Agricultural prices depend on both supply and demand,

and this time we'll be looking at supply.

By supply, I mean how much of a product

producers will choose to produce and sell at a particular price.

When the farmer decided to grow this crop of canola,

the expected price was around $430 per ton.

But if the price had been only $250 per ton,

the farmer would've decided to grow wheat

in his field instead of canola.

Lower price, less supply.

Today, I'm going to use canola as my example

agricultural product, but the same principles

apply to any product.

Clearly, the quantity of canola produced depends on the price

that farmers expect to receive.

And the reason for that is that the more canola

a farmer tries to produce, the more it

costs them per unit of output.

This graph shows the total cost for an agricultural product

as the quantity produced changes.

So the total cost, as you can see,

typically increases at an increasing rate.

In other words, the slope gets steeper

as we go to higher quantities of production.

Economists refer to this slope of this line

as the marginal cost.

So the marginal cost is the slope.

It tends to increase as you go into higher

quantities of production.

So let's graph that.

Let's graph the marginal cost.

It's increasing, and there it is.

So the marginal cost tells us how much

it costs to produce one more unit of output,

and it typically is upward sloping like this.

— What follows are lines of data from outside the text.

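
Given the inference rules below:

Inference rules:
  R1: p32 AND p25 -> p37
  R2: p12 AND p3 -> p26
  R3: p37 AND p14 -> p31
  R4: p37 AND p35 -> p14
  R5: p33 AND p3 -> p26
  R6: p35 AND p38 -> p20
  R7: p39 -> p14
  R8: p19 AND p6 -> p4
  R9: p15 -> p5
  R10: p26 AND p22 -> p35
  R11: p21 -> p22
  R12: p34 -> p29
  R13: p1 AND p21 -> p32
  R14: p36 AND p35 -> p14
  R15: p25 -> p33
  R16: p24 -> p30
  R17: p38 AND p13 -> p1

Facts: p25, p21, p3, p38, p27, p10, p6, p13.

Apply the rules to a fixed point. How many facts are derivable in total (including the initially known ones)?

18

Round 1: R11 [p21 -> p22]; R15 [p25 -> p33]; R17 [p38 AND p13 -> p1]. Adds p22, p33, p1.
Round 2: R5 [p33 AND p3 -> p26]; R13 [p1 AND p21 -> p32]. Adds p26, p32.
Round 3: R1 [p32 AND p25 -> p37]; R10 [p26 AND p22 -> p35]. Adds p37, p35.
Round 4: R4 [p37 AND p35 -> p14]; R6 [p35 AND p38 -> p20]. Adds p14, p20.
Round 5: R3 [p37 AND p14 -> p31]. Adds p31.
Closure: {p1, p10, p13, p14, p20, p21, p22, p25, p26, p27, p3, p31, p32, p33, p35, p37, p38, p6} — 18 facts.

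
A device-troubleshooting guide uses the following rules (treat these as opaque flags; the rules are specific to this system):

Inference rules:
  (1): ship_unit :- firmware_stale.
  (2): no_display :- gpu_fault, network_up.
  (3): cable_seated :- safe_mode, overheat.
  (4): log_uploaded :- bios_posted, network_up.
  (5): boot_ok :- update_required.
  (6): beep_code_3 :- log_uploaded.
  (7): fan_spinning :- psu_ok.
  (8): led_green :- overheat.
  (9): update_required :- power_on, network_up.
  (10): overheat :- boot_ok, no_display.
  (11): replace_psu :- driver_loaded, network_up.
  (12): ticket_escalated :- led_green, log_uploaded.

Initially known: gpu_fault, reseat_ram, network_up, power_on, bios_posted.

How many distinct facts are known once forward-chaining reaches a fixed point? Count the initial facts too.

[1] (2) [no_display :- gpu_fault, network_up.]; (4) [log_uploaded :- bios_posted, network_up.]; (9) [update_required :- power_on, network_up.]. ⇒ new: no_display, log_uploaded, update_required.
[2] (5) [boot_ok :- update_required.]; (6) [beep_code_3 :- log_uploaded.]. ⇒ new: boot_ok, beep_code_3.
[3] (10) [overheat :- boot_ok, no_display.]. ⇒ new: overheat.
[4] (8) [led_green :- overheat.]. ⇒ new: led_green.
[5] (12) [ticket_escalated :- led_green, log_uploaded.]. ⇒ new: ticket_escalated.
Closure: {beep_code_3, bios_posted, boot_ok, gpu_fault, led_green, log_uploaded, network_up, no_display, overheat, power_on, reseat_ram, ticket_escalated, update_required} — 13 facts.

13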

Now, the marginal cost is relevant

because it helps us to decide how much output

should be produced.

To maximize profit, the farmer should

grow the quantity of canola at which the marginal cost equals

the expected price of canola.

So in this graph, I've drawn in the price-- the world price

or the market price of canola-- and at the point where that

crosses the marginal cost curve, I've

drawn a dashed line down to the quantity axis.

And you can see Q*.

Q* is the optimal quantity of canola to produce if the farmer

wishes to maximize profit.

So why is that?

Why does Q* maximize profit?

It's because if the farmer chooses to grow less canola

than Q*, there's an opportunity to make more money

by increasing production because the sale price is greater than

the marginal cost.

On the other hand, if the farmer chooses to grow more canola

than Q*, there's a chance to avoid some losses by reducing

production because the price received is less than

the marginal cost.

He's losing money at the margin.

So a profit-minded farmer will always aim for Q*.

They don't always know where Q* is exactly,

because they can't predict the weather or the market price,

but they can have a good guess.

So the marginal cost curve equals

the supply curve is the point of this slide.

The marginal cost curve indicates the amount

produced at a given price.

But earlier on, I said pretty much

that that was the definition of the supply curve.

The supply curve represents the amount

produced at a given price.

So the marginal cost curve actually

corresponds to the supply curve.

If you know the marginal cost curve,

then you'd know the supply curve.

In this graph, I've just renamed that curve to the supply curve.

And it shows us that the higher the price,

the more of the product that the farmer will

choose to produce and sell.

So in summary, total cost increases at an increasing rate

with higher quantities of production.

And the marginal cost equals the slope of the total cost curve,

and it increases with quantity because slope does.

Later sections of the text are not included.